I assumed that my invitation would be rescinded because I no longer held a faculty position. 

But I was surprised when the invitation still stood and I was scheduled as a speaker this spring. 

I was also given an opportunity to give a professional development talk to graduate students on alternative paths to academia.

I would like to thank Professor Jinsoo An, the director of the Center for Korean Studies at UC Berkeley for the opportunity to present my research as well as the wonderful graduate students there who I was able to meet.

Presenting some of my research—which I’ve been working on for the past 11 years—without the pressures of what I would need to do for my next promotion was a really different experience from any of my previous research talks that I’ve given in the past. 

It was almost as if my research was released from the weights that had previously  caused it to be so heavy in my mind.

Since I’m no longer participating in a system that evaluates me primarily on the basis of my publication output, there’s no need for me to publish a second scholarly monograph. I don’t need to offer a theoretical or disciplinary intervention. I don’t have to be so top of all of the latest research in order to prove my worth as a scholar. 

This has been pretty liberating for me. And I realized that I could still share my research, even though I’m no longer in the academy. The research that I’ve done can help to tell a compelling story. But that story will likely take a different form, that does not require double-blind peer review. And who knows? Perhaps it may reach a larger audience in its telling.

I’m grateful that this research topic is deeply meaningful to me, b/c if it wasn’t, I very likely would have closed the chapter on this in the wake of my departure from academia.

Reframing the Relationship to Your Research - 6 Questions

So, in closing, here are some questions that I would like to leave you with, when thinking about your upcoming summer months and the relationship to your research.

1.        How can you reframe your research in a way that is more meaningful to you?

2.        And this is a thought exercise: for a moment, if you could briefly extricate your research from the enormous pressures to publish on the tenure track, what would your scholarship feel like to you?

3.        How can you move away from the mindsets that your book is only equivalent to your ticket to your next promotion or that your scholarly output defines your worth as a person? 

These mindsets are drilled into us in the academy. 

And it reminds me of what Heather Archer and Tricia Hersey were getting at in their critique and resistance of “grind culture,” especially as it manifests in higher education.

4.        Are you able to build in intentional rest into your summer break while also working on your research and writing?
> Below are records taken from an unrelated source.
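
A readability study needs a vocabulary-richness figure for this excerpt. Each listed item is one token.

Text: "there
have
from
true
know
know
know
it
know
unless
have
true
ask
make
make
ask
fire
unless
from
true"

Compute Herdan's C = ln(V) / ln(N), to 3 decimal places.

0.769

N = 20, V = 10.
ln(V) = 2.302585, ln(N) = 2.995732
C = 2.302585 / 2.995732 = 0.769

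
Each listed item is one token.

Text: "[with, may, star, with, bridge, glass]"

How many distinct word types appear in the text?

Distinct types: {bridge, glass, may, star, with}
V = 5

5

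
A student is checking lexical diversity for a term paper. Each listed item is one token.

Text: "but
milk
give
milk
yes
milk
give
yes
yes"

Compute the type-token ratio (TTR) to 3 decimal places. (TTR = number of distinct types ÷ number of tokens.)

0.444

N = 9 tokens, V = 4 types.
TTR = V / N = 4 / 9 = 0.444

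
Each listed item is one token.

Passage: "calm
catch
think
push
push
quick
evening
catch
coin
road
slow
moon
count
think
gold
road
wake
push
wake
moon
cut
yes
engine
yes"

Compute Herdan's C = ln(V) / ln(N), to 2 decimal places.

N = 24, V = 16.
ln(V) = 2.772589, ln(N) = 3.178054
C = 2.772589 / 3.178054 = 0.87

0.87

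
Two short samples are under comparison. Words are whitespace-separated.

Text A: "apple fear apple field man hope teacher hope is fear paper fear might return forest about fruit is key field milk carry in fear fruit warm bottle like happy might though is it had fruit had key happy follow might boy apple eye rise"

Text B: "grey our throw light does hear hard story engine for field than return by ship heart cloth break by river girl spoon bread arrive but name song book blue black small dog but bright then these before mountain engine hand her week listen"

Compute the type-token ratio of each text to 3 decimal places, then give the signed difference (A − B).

TTR(A) = 28/44 = 0.636
TTR(B) = 40/43 = 0.930
Difference = 0.636 − 0.930 = -0.294

-0.294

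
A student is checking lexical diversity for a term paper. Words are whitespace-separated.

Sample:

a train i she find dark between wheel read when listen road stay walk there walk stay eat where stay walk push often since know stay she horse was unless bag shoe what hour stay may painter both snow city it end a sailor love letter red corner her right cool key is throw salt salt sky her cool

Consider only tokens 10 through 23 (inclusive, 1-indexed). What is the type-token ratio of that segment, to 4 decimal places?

Segment tokens 10–23: when, listen, road, stay, walk, there, walk, stay, eat, where, stay, walk, push, often
Segment N = 14, segment V = 10.
TTR = 10 / 14 = 0.7143

0.7143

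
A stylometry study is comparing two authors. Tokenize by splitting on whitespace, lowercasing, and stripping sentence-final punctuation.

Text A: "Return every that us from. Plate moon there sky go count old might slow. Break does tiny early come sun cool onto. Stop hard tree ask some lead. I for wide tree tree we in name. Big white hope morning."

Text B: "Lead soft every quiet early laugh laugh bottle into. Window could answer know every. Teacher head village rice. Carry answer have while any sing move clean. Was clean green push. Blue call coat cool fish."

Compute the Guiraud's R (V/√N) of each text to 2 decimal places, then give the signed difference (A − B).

A: V=38, N=40, R=6.01
B: V=31, N=35, R=5.24
Difference = 6.01 − 5.24 = 0.77

0.77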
Can you resume your research from a more restful place?

5.        What are your values and can you intentionally infuse them into your research? 

6.        Are there some creative ways that you can connect your scholarship with communities that are important to you?

I hope some of these questions are helpful, especially as you move into your summer break. I also hope you can take some much-needed time off for your mind, body, and spirit after your semester ends.